May 8th, 2011 11:31 EST
UN Committee on Information Calls for Greater Emphasis on Multilingualism
The United Nations body tasked with examining the Organization`s public information policies and promoting a just, effective global information and communications order called on the Department of Public Information (DPI) today to bolster multilingualism, efficiency and local outreach to heighten awareness of critical international issues.
In a resolution unanimously adopted on the last day of its two-week session, the 113-member Committee on Information reaffirmed that the UN voice must be heard in a clear and effective manner " and reach the widest possible spectrum of audiences " in all corners of the world.
The Millennium Development Goals (MDGs), the internationally agreed series of social and economic targets, and the impact of climate change and the global economic crisis on sustainable development must remain the focus of communications campaigns, the resolution said.
The committee called for sufficient resources to make DPI truly multilingual, with documents and web pages available in all of the Organization`s six official languages to gain parity with English. The other official languages are Arabic, Chinese, French, Russian and Spanish.
The committee also asked DPI to work more closely with the Office of Information and Communications Technology to ensure that non-Latin and bidirectional scripts were fully supported technologically.

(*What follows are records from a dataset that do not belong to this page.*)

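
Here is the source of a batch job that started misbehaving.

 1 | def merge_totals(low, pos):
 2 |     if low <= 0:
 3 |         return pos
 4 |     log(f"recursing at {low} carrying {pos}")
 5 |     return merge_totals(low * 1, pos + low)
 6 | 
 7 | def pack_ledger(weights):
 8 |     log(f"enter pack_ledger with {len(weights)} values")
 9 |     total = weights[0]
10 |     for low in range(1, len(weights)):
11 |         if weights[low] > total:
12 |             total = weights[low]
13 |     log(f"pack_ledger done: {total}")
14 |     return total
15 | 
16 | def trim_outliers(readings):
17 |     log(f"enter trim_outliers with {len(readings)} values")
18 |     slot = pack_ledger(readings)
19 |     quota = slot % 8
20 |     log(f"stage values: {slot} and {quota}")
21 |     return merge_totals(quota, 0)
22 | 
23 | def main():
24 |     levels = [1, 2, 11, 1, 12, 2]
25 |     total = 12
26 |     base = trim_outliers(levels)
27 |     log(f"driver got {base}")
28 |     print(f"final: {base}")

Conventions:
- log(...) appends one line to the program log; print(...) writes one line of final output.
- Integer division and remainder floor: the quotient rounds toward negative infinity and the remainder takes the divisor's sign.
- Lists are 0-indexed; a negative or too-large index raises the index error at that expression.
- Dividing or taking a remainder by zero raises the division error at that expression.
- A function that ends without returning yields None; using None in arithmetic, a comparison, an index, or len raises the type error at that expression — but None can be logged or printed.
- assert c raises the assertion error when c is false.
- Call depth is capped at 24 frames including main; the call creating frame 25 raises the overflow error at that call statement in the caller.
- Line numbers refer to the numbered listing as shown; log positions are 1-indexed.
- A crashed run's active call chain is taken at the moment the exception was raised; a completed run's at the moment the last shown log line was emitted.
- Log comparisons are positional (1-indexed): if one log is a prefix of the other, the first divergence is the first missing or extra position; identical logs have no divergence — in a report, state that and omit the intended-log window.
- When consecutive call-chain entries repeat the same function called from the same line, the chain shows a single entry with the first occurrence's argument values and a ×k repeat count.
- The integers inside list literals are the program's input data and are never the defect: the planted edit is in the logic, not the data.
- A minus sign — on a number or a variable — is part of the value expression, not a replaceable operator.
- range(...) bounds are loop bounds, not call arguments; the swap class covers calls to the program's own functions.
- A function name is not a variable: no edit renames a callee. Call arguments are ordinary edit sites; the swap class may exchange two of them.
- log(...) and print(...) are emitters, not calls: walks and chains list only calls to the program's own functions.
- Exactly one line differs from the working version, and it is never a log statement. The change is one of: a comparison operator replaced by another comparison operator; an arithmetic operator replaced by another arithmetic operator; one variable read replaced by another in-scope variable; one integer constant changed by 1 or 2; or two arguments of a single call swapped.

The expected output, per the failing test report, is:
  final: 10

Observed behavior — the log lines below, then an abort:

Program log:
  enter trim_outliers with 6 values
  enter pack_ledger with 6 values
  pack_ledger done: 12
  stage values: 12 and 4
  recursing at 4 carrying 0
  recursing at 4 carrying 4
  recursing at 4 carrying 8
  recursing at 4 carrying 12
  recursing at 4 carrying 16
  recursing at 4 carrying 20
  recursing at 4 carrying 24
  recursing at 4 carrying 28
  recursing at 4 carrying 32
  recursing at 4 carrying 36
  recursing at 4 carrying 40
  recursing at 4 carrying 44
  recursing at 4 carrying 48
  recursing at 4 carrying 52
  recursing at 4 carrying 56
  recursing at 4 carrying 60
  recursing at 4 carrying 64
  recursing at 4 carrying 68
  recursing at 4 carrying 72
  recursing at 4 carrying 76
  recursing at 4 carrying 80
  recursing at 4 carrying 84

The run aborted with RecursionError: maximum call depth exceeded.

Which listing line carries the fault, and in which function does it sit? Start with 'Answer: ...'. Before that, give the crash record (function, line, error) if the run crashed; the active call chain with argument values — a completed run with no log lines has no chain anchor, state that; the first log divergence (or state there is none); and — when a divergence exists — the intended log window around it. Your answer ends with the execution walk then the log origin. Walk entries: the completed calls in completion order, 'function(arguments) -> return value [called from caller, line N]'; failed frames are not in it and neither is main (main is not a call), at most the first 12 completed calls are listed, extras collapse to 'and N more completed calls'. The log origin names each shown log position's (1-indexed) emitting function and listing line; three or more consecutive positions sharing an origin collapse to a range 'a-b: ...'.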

UN Information Centres (UNICs) around the world, many of which faced budgetary constraints, should be strengthened, especially in Africa, according to the committee. It called on Secretary-General Ban Ki-moon to work with Angola to finally set up a UNIC in Luanda, as instructed by the General Assembly in December 2009.
In the text, the committee also expressed concerns over the consequences of the digital and communications gap between the developed and developing world. To rectify that, it urged countries and the UN to help developing nations improve communications infrastructure and expand Internet use, saying the move would benefit societies and economies.